After clicking on 'ok' you are ready to start selecting everything you need and whenever you finish you can click on 'Extract text' to export each field into an xlsx file.
Start taking a look to the PDF. In this case some pages have useless information. We can fix this by using the deleting function. It is ease to spot that the pages we want to delete appear every two files.
Open the PDF and click on 'Delete Pages'. If you have read the README on the main page of this project you might have seen the Deleting pages section. There you can find one of the commands that works perfectly for this kind of files: Nx
. This will delete one page every N pages. In our case writting 2x
in the deleting field will delete all the pages we do not want. After clicking on 'ok' you can click on 'PDF to images' to see the resulting images or simply go to the folder where you are running the program to see the 'temp.pdf' created after the deleting process. Remember you can find in this folder the container for the images too.
Finally go to 'Extract Information' and 'Load images' to select the images folder and select the pattern. In this case once all the unwanted pages have been deleted the PDF will have a pattern of 1, as in the previous example. Select if you want to randomize the preview images or not and start selecting the sections you need.
Opening this file will display a PDF where the information we want to obtain is divided in two pages. The main page that we have seen in the previous examples and an extra one contains extra info about the clients. All of the pages contain important information so we will not delete any of them but rather change how the images are displayed and saved to obtain everything we need.
Start by opening the PDF and clicking on 'Delete Pages'. Leave the field in blank, click on 'PDF to images' and then on 'Extract Information'. Once the folder has been selected we will be asked what pattern follows our PDF. As the information we want is divided in two pages we want to save every two pages as one client in the output file. To accomplish that write that the PDF has a pattern of 2. Select if you want the output randomized or not and click on 'ok'.
Once the images are loaded you can navigate through them by clicking on 'Show image'. We will see first the main page we have seen in other examples and then the new extra page. Now you have two different pages to select the information you want to extract. I encourage you to play around creating selections across the different fields.
One thing to notice is that if you use the 'Undo' button it will not delete the last rectangle you made. It will delete the last rectangle you made on the page you are when you click the button. Let's see a couple of examples: First, you create two selections on the main page and then change to the extra page where you have not done any selections yet and click the 'Undo' button. It will not delete anything as there are no selections on the extra page. Second, if you create two selections on page one, change to page two and create other selections and change again to page one. Now you decide that one of your selections doesn't contain all the info in every page so you decide to click the Undo button. It will change the last selection on page one because even though the last selection is on page two the 'Undo' button will delete the last selection in the page you are when clicking it.
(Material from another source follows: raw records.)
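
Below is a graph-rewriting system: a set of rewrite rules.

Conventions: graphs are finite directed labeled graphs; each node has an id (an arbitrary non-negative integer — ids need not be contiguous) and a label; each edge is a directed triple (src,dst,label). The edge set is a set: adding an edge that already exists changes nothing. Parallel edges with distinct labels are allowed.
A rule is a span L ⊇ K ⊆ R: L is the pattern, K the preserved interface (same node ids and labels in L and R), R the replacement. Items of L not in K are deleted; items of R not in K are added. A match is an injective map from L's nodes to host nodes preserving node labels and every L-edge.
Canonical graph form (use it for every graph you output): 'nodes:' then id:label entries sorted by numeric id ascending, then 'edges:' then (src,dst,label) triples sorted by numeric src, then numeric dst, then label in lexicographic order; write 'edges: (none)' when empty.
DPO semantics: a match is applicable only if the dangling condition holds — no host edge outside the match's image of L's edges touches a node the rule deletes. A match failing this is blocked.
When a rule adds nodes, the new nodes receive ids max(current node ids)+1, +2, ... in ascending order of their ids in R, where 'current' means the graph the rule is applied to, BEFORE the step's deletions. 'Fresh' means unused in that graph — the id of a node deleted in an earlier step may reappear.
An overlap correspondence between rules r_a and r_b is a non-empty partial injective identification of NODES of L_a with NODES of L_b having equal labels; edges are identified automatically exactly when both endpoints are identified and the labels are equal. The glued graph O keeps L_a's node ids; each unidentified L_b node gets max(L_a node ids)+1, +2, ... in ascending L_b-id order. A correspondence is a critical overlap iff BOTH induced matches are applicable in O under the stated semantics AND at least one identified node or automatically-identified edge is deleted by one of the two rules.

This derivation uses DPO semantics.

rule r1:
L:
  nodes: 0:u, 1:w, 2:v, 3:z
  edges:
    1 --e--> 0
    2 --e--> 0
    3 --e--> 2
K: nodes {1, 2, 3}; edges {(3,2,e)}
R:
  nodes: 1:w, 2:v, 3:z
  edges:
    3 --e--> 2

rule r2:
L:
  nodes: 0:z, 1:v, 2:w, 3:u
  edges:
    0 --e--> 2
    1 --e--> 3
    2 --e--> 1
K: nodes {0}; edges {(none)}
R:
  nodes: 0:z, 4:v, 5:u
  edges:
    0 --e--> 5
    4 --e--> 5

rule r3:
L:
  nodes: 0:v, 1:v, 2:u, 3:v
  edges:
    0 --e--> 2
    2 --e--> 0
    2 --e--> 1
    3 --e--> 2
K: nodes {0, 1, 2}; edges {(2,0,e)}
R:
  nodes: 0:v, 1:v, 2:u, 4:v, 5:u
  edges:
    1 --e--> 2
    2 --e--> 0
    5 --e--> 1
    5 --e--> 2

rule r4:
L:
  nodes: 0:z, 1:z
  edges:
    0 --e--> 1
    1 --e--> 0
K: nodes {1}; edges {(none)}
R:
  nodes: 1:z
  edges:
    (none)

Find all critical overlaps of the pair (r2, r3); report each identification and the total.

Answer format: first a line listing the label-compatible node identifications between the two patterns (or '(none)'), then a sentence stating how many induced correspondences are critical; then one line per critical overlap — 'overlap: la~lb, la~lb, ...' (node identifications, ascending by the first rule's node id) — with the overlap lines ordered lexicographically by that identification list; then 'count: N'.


label-compatible node identifications between L(r2) and L(r3): 1~0, 1~1, 1~3, 3~2
0 of the induced correspondences are critical overlaps of r2 and r3.
count: 0


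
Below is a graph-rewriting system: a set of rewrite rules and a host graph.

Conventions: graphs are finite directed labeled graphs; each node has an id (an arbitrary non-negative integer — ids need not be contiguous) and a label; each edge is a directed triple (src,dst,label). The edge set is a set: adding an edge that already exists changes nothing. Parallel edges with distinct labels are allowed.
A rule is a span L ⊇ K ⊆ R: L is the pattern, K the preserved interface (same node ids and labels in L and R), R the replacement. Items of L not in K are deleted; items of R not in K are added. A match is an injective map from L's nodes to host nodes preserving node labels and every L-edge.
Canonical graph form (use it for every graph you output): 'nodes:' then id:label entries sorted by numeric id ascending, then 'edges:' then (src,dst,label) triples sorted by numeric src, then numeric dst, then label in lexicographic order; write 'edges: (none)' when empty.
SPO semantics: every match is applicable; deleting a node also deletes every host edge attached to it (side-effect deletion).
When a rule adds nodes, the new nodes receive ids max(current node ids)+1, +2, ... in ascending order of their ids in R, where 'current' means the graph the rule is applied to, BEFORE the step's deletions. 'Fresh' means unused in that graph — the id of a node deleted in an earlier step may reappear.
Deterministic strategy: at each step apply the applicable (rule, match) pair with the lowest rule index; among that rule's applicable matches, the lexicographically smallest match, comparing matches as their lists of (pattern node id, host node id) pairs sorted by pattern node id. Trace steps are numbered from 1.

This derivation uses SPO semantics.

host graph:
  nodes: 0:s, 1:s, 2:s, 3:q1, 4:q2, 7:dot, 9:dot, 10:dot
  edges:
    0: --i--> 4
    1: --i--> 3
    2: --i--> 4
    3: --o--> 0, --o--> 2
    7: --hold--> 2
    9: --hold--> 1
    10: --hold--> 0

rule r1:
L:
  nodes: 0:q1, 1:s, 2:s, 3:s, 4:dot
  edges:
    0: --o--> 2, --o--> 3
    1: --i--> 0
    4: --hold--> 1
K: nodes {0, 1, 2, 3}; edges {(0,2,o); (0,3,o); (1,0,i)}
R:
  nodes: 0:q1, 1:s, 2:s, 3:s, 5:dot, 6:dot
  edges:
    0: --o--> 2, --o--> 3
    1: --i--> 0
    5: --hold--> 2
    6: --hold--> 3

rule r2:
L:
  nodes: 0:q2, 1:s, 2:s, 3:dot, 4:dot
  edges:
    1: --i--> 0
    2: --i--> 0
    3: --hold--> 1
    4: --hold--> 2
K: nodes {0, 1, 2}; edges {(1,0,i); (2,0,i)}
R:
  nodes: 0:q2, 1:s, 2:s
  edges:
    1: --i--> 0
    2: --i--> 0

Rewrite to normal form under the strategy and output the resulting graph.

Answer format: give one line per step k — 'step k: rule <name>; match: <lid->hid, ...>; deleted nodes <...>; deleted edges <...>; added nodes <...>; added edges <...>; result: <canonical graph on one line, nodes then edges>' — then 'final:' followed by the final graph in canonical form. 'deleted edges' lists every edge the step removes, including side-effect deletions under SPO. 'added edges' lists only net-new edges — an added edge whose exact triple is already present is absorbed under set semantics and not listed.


step 1: rule r1; match: 0->3, 1->1, 2->0, 3->2, 4->9; deleted nodes 9; deleted edges (9,1,hold); added nodes 11, 12; added edges (11,0,hold); (12,2,hold); result: nodes: 0:s, 1:s, 2:s, 3:q1, 4:q2, 7:dot, 10:dot, 11:dot, 12:dot edges: (0,4,i); (1,3,i); (2,4,i); (3,0,o); (3,2,o); (7,2,hold); (10,0,hold); (11,0,hold); (12,2,hold)
step 2: rule r2; match: 0->4, 1->0, 2->2, 3->10, 4->7; deleted nodes 7, 10; deleted edges (7,2,hold); (10,0,hold); added nodes (none); added edges (none); result: nodes: 0:s, 1:s, 2:s, 3:q1, 4:q2, 11:dot, 12:dot edges: (0,4,i); (1,3,i); (2,4,i); (3,0,o); (3,2,o); (11,0,hold); (12,2,hold)
step 3: rule r2; match: 0->4, 1->0, 2->2, 3->11, 4->12; deleted nodes 11, 12; deleted edges (11,0,hold); (12,2,hold); added nodes (none); added edges (none); result: nodes: 0:s, 1:s, 2:s, 3:q1, 4:q2 edges: (0,4,i); (1,3,i); (2,4,i); (3,0,o); (3,2,o)
final:
nodes: 0:s, 1:s, 2:s, 3:q1, 4:q2
edges: (0,4,i); (1,3,i); (2,4,i); (3,0,o); (3,2,o)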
In this file we will use the deleting images utility and the pattern selection. Taking a look to the file it might take a couple of minutes to discover that this file has a page we want to delete every page after a multiple of three. The deleting command used for this has the form Nx+C
and for this particular case is 3x+1
.
If you now open the temp.pdf or see the folder where the images are saved you can see that we now have a file like the one analyzed on the previous example. Following the same logic introduce a pattern of 2 and begin selecting the areas you need.